PPerhaps, the best (and worst) thing about being a pastor was the people. Probably, everyone could say the same thing, not just pastors and church-going folks. But pastoring a small church is a relationally intensive endeavor. I loved so many of the friends I made in those years as a pastor, and still do. But a small church is a family, and all families have a weird uncle.
Churches attract weird people, some relatively normal ones, too. But some people go to church with unrealistic expectations of having their needs met, or with the unexpressed desire for some well-intentioned people to enable their unhealthy behavior.

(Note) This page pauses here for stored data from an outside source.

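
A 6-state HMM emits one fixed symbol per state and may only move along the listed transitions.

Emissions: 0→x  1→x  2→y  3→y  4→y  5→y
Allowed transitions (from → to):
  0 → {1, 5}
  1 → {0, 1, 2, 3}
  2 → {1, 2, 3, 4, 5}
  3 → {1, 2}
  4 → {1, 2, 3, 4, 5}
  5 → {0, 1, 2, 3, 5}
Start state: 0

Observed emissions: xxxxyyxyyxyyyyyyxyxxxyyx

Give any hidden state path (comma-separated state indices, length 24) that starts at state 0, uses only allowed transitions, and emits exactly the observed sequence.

0,1,0,1,2,5,0,5,5,0,5,3,2,2,2,2,1,3,1,1,1,2,5,1

  0: obs=x cand={0,1} pick 0 [start]
  1: obs=x cand={0,1} pick 1 [0->1 ok]
  2: obs=x cand={0,1} pick 0 [1->0 ok]
  3: obs=x cand={0,1} pick 1 [0->1 ok]
  4: obs=y cand={2,3,4,5} pick 2 [1->2 ok]
  5: obs=y cand={2,3,4,5} pick 5 [2->5 ok]
  6: obs=x cand={0,1} pick 0 [5->0 ok]
  7: obs=y cand={2,3,4,5} pick 5 [0->5 ok]
  8: obs=y cand={2,3,4,5} pick 5 [5->5 ok]
  9: obs=x cand={0,1} pick 0 [5->0 ok]
  10: obs=y cand={2,3,4,5} pick 5 [0->5 ok]
  11: obs=y cand={2,3,4,5} pick 3 [5->3 ok]
  12: obs=y cand={2,3,4,5} pick 2 [3->2 ok]
  13: obs=y cand={2,3,4,5} pick 2 [2->2 ok]
  14: obs=y cand={2,3,4,5} pick 2 [2->2 ok]
  15: obs=y cand={2,3,4,5} pick 2 [2->2 ok]
  16: obs=x cand={0,1} pick 1 [2->1 ok]
  17: obs=y cand={2,3,4,5} pick 3 [1->3 ok]
  18: obs=x cand={0,1} pick 1 [3->1 ok]
  19: obs=x cand={0,1} pick 1 [1->1 ok]
  20: obs=x cand={0,1} pick 1 [1->1 ok]
  21: obs=y cand={2,3,4,5} pick 2 [1->2 ok]
  22: obs=y cand={2,3,4,5} pick 5 [2->5 ok]
  23: obs=x cand={0,1} pick 1 [5->1 ok]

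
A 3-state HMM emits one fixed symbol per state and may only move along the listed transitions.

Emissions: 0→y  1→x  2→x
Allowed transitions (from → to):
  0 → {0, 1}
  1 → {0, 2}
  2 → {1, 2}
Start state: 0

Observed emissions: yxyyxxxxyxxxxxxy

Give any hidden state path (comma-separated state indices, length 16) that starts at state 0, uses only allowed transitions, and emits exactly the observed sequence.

0,1,0,0,1,2,2,1,0,1,2,2,1,2,1,0

  0: obs=y cand={0} pick 0 [start]
  1: obs=x cand={1,2} pick 1 [0->1 ok]
  2: obs=y cand={0} pick 0 [1->0 ok]
  3: obs=y cand={0} pick 0 [0->0 ok]
  4: obs=x cand={1,2} pick 1 [0->1 ok]
  5: obs=x cand={1,2} pick 2 [1->2 ok]
  6: obs=x cand={1,2} pick 2 [2->2 ok]
  7: obs=x cand={1,2} pick 1 [2->1 ok]
  8: obs=y cand={0} pick 0 [1->0 ok]
  9: obs=x cand={1,2} pick 1 [0->1 ok]
  10: obs=x cand={1,2} pick 2 [1->2 ok]
  11: obs=x cand={1,2} pick 2 [2->2 ok]
  12: obs=x cand={1,2} pick 1 [2->1 ok]
  13: obs=x cand={1,2} pick 2 [1->2 ok]
  14: obs=x cand={1,2} pick 1 [2->1 ok]
  15: obs=y cand={0} pick 0 [1->0 ok]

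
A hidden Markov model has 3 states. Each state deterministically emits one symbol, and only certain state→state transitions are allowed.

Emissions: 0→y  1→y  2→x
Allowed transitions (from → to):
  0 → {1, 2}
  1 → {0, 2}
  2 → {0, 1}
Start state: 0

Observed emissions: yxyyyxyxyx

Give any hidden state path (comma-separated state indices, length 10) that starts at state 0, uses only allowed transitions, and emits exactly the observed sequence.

0,2,0,1,0,2,1,2,0,2

  t0 'y' -> {0,1}, take 0 (start)
  t1 'x' -> {2}, take 2 (0->2 ok)
  t2 'y' -> {0,1}, take 0 (2->0 ok)
  t3 'y' -> {0,1}, take 1 (0->1 ok)
  t4 'y' -> {0,1}, take 0 (1->0 ok)
  t5 'x' -> {2}, take 2 (0->2 ok)
  t6 'y' -> {0,1}, take 1 (2->1 ok)
  t7 'x' -> {2}, take 2 (1->2 ok)
  t8 'y' -> {0,1}, take 0 (2->0 ok)
  t9 'x' -> {2}, take 2 (0->2 ok)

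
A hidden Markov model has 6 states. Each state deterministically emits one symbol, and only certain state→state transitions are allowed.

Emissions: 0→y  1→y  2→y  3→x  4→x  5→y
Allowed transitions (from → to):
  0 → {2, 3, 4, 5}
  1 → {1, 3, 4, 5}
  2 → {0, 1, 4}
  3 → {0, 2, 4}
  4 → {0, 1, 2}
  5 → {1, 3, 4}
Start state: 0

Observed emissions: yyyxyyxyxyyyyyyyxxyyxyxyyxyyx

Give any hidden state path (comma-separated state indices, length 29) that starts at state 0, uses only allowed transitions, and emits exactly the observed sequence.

0,2,0,4,0,5,4,0,3,2,1,1,1,1,5,1,3,4,2,1,3,0,3,2,1,3,2,0,3

  0: obs=y cand={0,1,2,5} pick 0 [start]
  1: obs=y cand={0,1,2,5} pick 2 [0->2 ok]
  2: obs=y cand={0,1,2,5} pick 0 [2->0 ok]
  3: obs=x cand={3,4} pick 4 [0->4 ok]
  4: obs=y cand={0,1,2,5} pick 0 [4->0 ok]
  5: obs=y cand={0,1,2,5} pick 5 [0->5 ok]
  6: obs=x cand={3,4} pick 4 [5->4 ok]
  7: obs=y cand={0,1,2,5} pick 0 [4->0 ok]
  8: obs=x cand={3,4} pick 3 [0->3 ok]
  9: obs=y cand={0,1,2,5} pick 2 [3->2 ok]
  10: obs=y cand={0,1,2,5} pick 1 [2->1 ok]
  11: obs=y cand={0,1,2,5} pick 1 [1->1 ok]
  12: obs=y cand={0,1,2,5} pick 1 [1->1 ok]
  13: obs=y cand={0,1,2,5} pick 1 [1->1 ok]
  14: obs=y cand={0,1,2,5} pick 5 [1->5 ok]
  15: obs=y cand={0,1,2,5} pick 1 [5->1 ok]
  16: obs=x cand={3,4} pick 3 [1->3 ok]
  17: obs=x cand={3,4} pick 4 [3->4 ok]
  18: obs=y cand={0,1,2,5} pick 2 [4->2 ok]
  19: obs=y cand={0,1,2,5} pick 1 [2->1 ok]
  20: obs=x cand={3,4} pick 3 [1->3 ok]
  21: obs=y cand={0,1,2,5} pick 0 [3->0 ok]
  22: obs=x cand={3,4} pick 3 [0->3 ok]
  23: obs=y cand={0,1,2,5} pick 2 [3->2 ok]
  24: obs=y cand={0,1,2,5} pick 1 [2->1 ok]
  25: obs=x cand={3,4} pick 3 [1->3 ok]
  26: obs=y cand={0,1,2,5} pick 2 [3->2 ok]
  27: obs=y cand={0,1,2,5} pick 0 [2->0 ok]
  28: obs=x cand={3,4} pick 3 [0->3 ok]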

I have had people in my house after midnight, people consuming hours on the phone, and people lined up at my office door late at night, all telling me about their problems. Some people were stuck, trying to figure out their marriage. Some were looking for someone to take their side in a relational dispute. Some were experiencing chronic emotional issues, but didn’t want to do what they needed to do to get better. Some just wanted to just complain about something. I could tell you some stories about people that would make you laugh and cry, surprise and shock you, but I don’t want to get sued, so I will move along.
Sometimes pastors and church people feel they have to not only love, but like everyone. Big mistake! Some people are asses. Sometimes, I am an ass! It would be ultimately disrespectful to ourselves, others, and God himself to try to like everyone. Unfortunately, we tend to feel guilty when we can’t pull off this “sweet Christian who just loves (and likes) everyone” act.
I am feeling a bit like an ass as I write this. There are times to go out on a limb for people who have nothing to offer because we love them. There are times, even whole seasons for selfless service and sacrifice. That’s what love does, but it needs to be balanced by reasonable expectations, and the realization that we also need some true friends.
People are beautiful, and ugly; delightful and messy. It’s a good idea to protect our own psyche, and hang out we people who build us up, and are soul companions on this journey called life.
In recent years, I have given myself freedom to not like everyone, not trust everyone, and not want to be marooned on a deserted island with an ass. It’s okay!